I mentioned earlier that the only species with which you might confuse the Guadalupe fur seal is the California sea lion. We do see lots of sea lions on our Searcher Natural History tours in Baja, including at the San Benito Islands. Some identification characteristics should allow you to separate them. As mentioned, California sea lions are larger than Guadalupe fur seals, about twice as heavy. Fur seals are darker, on average, than sea lions, with the coat of fur seals appearing dark brown to almost black. Sea lion color is highly variable, often depending on how wet the animal is. A sea lion just coming out of the water is usually dark brown, while a dry sea lion hauled out for hours may appear almost blond. The snout of a Guadalupe fur seal is more tapered and pointy compared to the relatively more-blunt snout of a sea lion. Perhaps the best character is the shaggy mane of the fur seal; the hair around the neck of fur seals is thicker than the relatively shorter fur of sea lions.

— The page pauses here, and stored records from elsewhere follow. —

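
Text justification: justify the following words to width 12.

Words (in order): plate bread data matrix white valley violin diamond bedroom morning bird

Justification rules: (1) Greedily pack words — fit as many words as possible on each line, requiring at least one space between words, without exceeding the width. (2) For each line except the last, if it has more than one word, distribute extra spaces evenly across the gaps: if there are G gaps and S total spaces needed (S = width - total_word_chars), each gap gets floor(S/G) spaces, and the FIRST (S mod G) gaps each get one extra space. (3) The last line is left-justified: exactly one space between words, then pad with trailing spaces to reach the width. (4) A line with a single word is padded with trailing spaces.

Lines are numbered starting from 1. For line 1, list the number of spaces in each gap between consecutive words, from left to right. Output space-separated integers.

Line 1: ['plate', 'bread'] (min_width=11, slack=1)
Line 2: ['data', 'matrix'] (min_width=11, slack=1)
Line 3: ['white', 'valley'] (min_width=12, slack=0)
Line 4: ['violin'] (min_width=6, slack=6)
Line 5: ['diamond'] (min_width=7, slack=5)
Line 6: ['bedroom'] (min_width=7, slack=5)
Line 7: ['morning', 'bird'] (min_width=12, slack=0)

Answer: 2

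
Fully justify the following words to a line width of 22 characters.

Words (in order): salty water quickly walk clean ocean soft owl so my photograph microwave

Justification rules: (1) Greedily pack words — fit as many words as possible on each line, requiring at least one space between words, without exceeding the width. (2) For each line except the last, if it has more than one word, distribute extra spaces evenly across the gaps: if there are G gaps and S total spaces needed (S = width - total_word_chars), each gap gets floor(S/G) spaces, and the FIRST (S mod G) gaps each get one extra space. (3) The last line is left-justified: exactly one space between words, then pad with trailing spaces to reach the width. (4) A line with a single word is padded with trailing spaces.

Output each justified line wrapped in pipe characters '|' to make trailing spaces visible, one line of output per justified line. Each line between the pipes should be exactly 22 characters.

Answer: |salty   water  quickly|
|walk  clean ocean soft|
|owl  so  my photograph|
|microwave             |

Derivation:
Line 1: ['salty', 'water', 'quickly'] (min_width=19, slack=3)
Line 2: ['walk', 'clean', 'ocean', 'soft'] (min_width=21, slack=1)
Line 3: ['owl', 'so', 'my', 'photograph'] (min_width=20, slack=2)
Line 4: ['microwave'] (min_width=9, slack=13)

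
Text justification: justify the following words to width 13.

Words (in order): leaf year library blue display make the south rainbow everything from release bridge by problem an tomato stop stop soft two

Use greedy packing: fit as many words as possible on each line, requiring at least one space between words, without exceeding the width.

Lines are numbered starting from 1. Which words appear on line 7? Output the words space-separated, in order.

Answer: from release

Derivation:
Line 1: ['leaf', 'year'] (min_width=9, slack=4)
Line 2: ['library', 'blue'] (min_width=12, slack=1)
Line 3: ['display', 'make'] (min_width=12, slack=1)
Line 4: ['the', 'south'] (min_width=9, slack=4)
Line 5: ['rainbow'] (min_width=7, slack=6)
Line 6: ['everything'] (min_width=10, slack=3)
Line 7: ['from', 'release'] (min_width=12, slack=1)
Line 8: ['bridge', 'by'] (min_width=9, slack=4)
Line 9: ['problem', 'an'] (min_width=10, slack=3)
Line 10: ['tomato', 'stop'] (min_width=11, slack=2)
Line 11: ['stop', 'soft', 'two'] (min_width=13, slack=0)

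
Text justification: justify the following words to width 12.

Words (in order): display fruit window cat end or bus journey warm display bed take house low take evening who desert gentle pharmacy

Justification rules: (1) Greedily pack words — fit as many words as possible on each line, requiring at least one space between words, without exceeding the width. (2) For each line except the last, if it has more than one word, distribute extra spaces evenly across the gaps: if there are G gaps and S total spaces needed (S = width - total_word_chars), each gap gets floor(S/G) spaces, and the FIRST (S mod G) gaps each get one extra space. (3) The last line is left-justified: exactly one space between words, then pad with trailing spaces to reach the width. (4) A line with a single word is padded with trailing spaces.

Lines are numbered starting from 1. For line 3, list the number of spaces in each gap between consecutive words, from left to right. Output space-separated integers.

Line 1: ['display'] (min_width=7, slack=5)
Line 2: ['fruit', 'window'] (min_width=12, slack=0)
Line 3: ['cat', 'end', 'or'] (min_width=10, slack=2)
Line 4: ['bus', 'journey'] (min_width=11, slack=1)
Line 5: ['warm', 'display'] (min_width=12, slack=0)
Line 6: ['bed', 'take'] (min_width=8, slack=4)
Line 7: ['house', 'low'] (min_width=9, slack=3)
Line 8: ['take', 'evening'] (min_width=12, slack=0)
Line 9: ['who', 'desert'] (min_width=10, slack=2)
Line 10: ['gentle'] (min_width=6, slack=6)
Line 11: ['pharmacy'] (min_width=8, slack=4)

Answer: 2 2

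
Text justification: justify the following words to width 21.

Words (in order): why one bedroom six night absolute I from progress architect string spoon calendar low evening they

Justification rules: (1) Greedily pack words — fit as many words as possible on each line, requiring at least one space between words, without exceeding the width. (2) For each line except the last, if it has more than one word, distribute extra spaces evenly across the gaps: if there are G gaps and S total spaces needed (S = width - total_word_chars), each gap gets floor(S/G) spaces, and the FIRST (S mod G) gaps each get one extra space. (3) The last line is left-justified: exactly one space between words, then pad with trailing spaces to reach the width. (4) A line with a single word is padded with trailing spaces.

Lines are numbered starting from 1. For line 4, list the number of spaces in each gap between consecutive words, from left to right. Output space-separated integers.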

To the uninitiated, Guadalupe fur seals look like shaggy sea lions. And with sea lions so omnipresent on our trips, I think many people overlook the significance of seeing these fur seals. During the course of each Searcher Natural History tour, we witness the majesty of giant whales, the spectacle of a thousand dolphins in a single herd, and the wonder of innumerable other sights. But I always make a point of saying, while we gaze down upon a group of sparring fur seals playing in a wave-battered tide pool, that we are looking at the rarest of all the marine mammals that we will see on this trip.

Note: recent scientific opinion suggests that the Guadalupe fur seal is a subspecies of Arctocephalus philippii, with the other subspecies being the Juan Fernandez fur seal (found in the Juan Fernandez Islands off of Chile). Both subspecies share a history of exploitation to the point of near extinction, and a recent history of protection and population growth.